Scotland welcomed on Tuesday an announcement that the United States wants to "move on" from a row over the Lockerbie bomber, triggered when the Libyan was freed from a Scottish jail last month.
"Scotland and the United States enjoy long and enduring links," said a spokesman.
"Our close ties socially, economically and academically have continually worked for the benefit of all of our people and we look forward to that relationship continuing to strengthen."
The comments came after a US State Department spokesman said it was "not looking to punish" anyone over Scotland's decision to free Megrahi, saying "there is no tit for tat here".
Scottish Justice Secretary Kenny MacAskill released Megrahi on August 20 because he is dying of prostate cancer, sparking anger from the US administration and American relatives of victims of the atrocity.
The former Libyan agent is the only person convicted of the murder of 270 people in the bombing of Pan Am flight 103, which exploded over the Scottish town of Lockerbie on December 21, 1988.
Shortly after the decision, US President Barack Obama described it as a "mistake", and later condemned the jubilant reception that the bomber received back in Tripoli as "highly objectionable".
Obama this month told Prime Minister Gordon Brown in a telephone call of his "disappointment" over the release.
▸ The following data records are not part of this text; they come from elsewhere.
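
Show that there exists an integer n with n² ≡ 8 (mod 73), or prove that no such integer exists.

n = 64

n = 64 works: 64² = 4096, and 4096 − 8 = 4088 = 56·73.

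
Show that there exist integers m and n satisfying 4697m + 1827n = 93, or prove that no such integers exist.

Any value of 4697m + 1827n is a multiple of gcd(4697, 1827) = 7.
But 93 = 7·13 + 2, so 7 ∤ 93.
So the equation is unsolvable over ℤ.

No, no such integers exist.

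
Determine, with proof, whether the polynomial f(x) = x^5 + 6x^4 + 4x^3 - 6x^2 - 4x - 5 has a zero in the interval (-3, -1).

f(-3) = 88 and f(-1) = -6, which have opposite signs.
Since f is a polynomial it is continuous on [-3, -1].
By the Intermediate Value Theorem f must vanish at some point of (-3, -1).

Yes, f has a root in the interval.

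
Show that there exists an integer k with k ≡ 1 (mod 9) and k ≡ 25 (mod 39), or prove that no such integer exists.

The moduli are not coprime: gcd(9, 39) = 3. Compatibility requires 3 ∣ (25 − 1) = 24, which holds, so solutions exist.
The integers ≡ 1 (mod 9) are 1, 10, 19, 28, 37, 46, 55, 64, …; their remainders mod 39 are 1, 10, 19, 28, 37, 7, 16, 25, so k = 64 is the first that is ≡ 25 (mod 39).
Indeed 64 ≡ 1 (mod 9) and 64 ≡ 25 (mod 39).

k = 64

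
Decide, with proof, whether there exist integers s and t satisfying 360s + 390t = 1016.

Any value of 360s + 390t is a multiple of gcd(360, 390) = 30.
But 1016 = 30·33 + 26, so 30 ∤ 1016.
So the equation is unsolvable over ℤ.

There are no such integers.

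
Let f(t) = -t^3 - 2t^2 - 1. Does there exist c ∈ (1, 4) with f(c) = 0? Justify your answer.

f(1) = -4 and f(4) = -97, both negative, so a sign-change argument is unavailable; we show f keeps this sign on the whole interval.
Shift to the endpoint 1: with t = 1 + u (0 < u < 3), one computes f(1 + u) = -u^3 - 5u^2 - 7u - 4.
All 4 nonzero coefficients of this polynomial in u are negative; hence for u > 0 the value is a sum of negative terms (the constant -4 among them).
Therefore f(t) < 0 throughout (1, 4), and f has no zero there.

No such root exists.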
The decision also sparked a push in the United States for a consumer boycott of Scottish goods.
The new US ambassador to Britain reiterated Tuesday the Obama administration's view that the release was "not appropriate", but insisted the move was "not going to sink the special relationship in any measure".
State Department spokesman Kelly said Scotland and the United States were "very close allies" and shared an "important relationship".
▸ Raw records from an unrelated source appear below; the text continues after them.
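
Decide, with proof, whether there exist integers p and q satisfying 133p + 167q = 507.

Since gcd(133, 167) = 1, every integer is an integer combination of 133 and 167.
Euclidean algorithm: 167 = 1·133 + 34, 133 = 3·34 + 31, 34 = 1·31 + 3, 31 = 10·3 + 1, 3 = 3·1 + 0.
Working back up the chain: 1 = 31 − 10·3 = 31 − 10·(34 − 1·31) = −10·34 + 11·31 = −10·34 + 11·(133 − 3·34) = 11·133 − 43·34 = 11·133 − 43·(167 − 1·133) = −43·167 + 54·133. So 133·54 + 167·(-43) = 1.
Times 507: 133·27378 + 167·(-21801) = 507, so (27378, -21801) solves it.
Shifting by a multiple of (167, −133) keeps it a solution: p = 27378 − 163·167 = 157, q = -21801 + 163·133 = -122.
Indeed 133·157 + 167·(-122) = 20881 − 20374 = 507.

p = 157, q = -122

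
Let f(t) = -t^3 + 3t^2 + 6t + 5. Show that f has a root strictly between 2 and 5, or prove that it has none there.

Yes, f has a root in the interval.

f(2) = 21 and f(5) = -15, which have opposite signs.
As a polynomial, f is continuous on every closed interval.
By the Intermediate Value Theorem, f takes the value 0 somewhere in the open interval.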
"I think all along we recognised that Mr MacAskill had the right to do what he did. We're looking to continue the very important co-operation that we have with the United Kingdom and Scotland."
"We have very deep and abiding ties with Scotland," he added.
Their comments come as Libyan leader Moamer Kadhafi was set to attend this week's UN General Assembly in New York.
Megrahi, 57, was admitted to hospital in Tripoli at the start of September, less than a fortnight after his release when he was given less than three months to live.